The high-performance DMFC power source can provide 1.8 kWh of electric power before it needs to be refueled, which is equivalent to a soldier using it for three days in the field. It will now undergo field tests before shipping from 2010, according to a report in The Korea Times.
‘We will commercialize the direct methanol fuel cell for military use from 2010,’ said a company spokesman. ‘We expect talks to start for the provision of the cells to portable devices in US military barracks in South Korea.’
Samsung SDI also revealed that it has completed fuel cell performance tests for 72 h mission operation with the US Army’s Communications-Electronics Research and Development Engineering Center (CERDEC) in Virginia. The company’s plans for mass production include fuel cells not only for military applications, but expanding the platform to include mobile electronics, such as notebook computers, and industrial equipment. ‘We will make it more versatile so it can be used for laptop and portable devices,’ added the spokesman.
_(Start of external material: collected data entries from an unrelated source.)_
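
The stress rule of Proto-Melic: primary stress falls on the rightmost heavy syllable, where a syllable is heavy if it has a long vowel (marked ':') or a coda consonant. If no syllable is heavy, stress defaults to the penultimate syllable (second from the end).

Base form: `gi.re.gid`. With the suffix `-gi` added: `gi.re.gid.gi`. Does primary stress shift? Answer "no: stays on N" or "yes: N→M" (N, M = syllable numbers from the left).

no: stays on 3

Base `gi.re.gid` (3 syllables):
  Weights: 1 gi L, 2 re L, 3 gid H.
  Heavy syllables in the domain: 3. The rightmost is syllable 3 (gid).
  → primary stress on syllable 3.
Suffixed `gi.re.gid.gi` (4 syllables):
  Weights: 1 gi L, 2 re L, 3 gid H, 4 gi L.
  Heavy syllables in the domain: 3. The rightmost is syllable 3 (gid).
  → primary stress on syllable 3.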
The fuel cartridge was developed by DMFCC, the fuel cell subsidiary of Viaspace Inc, under a contract with Samsung. Using the liquid methanol fuel cartridge, Samsung’s military-grade DMFC system produces the same energy as batteries two to three times its weight, at a cost per kWh that is between 50% and 98% lower than batteries. Samsung’s fuel cell may be operated in any orientation, a key requirement for military applications.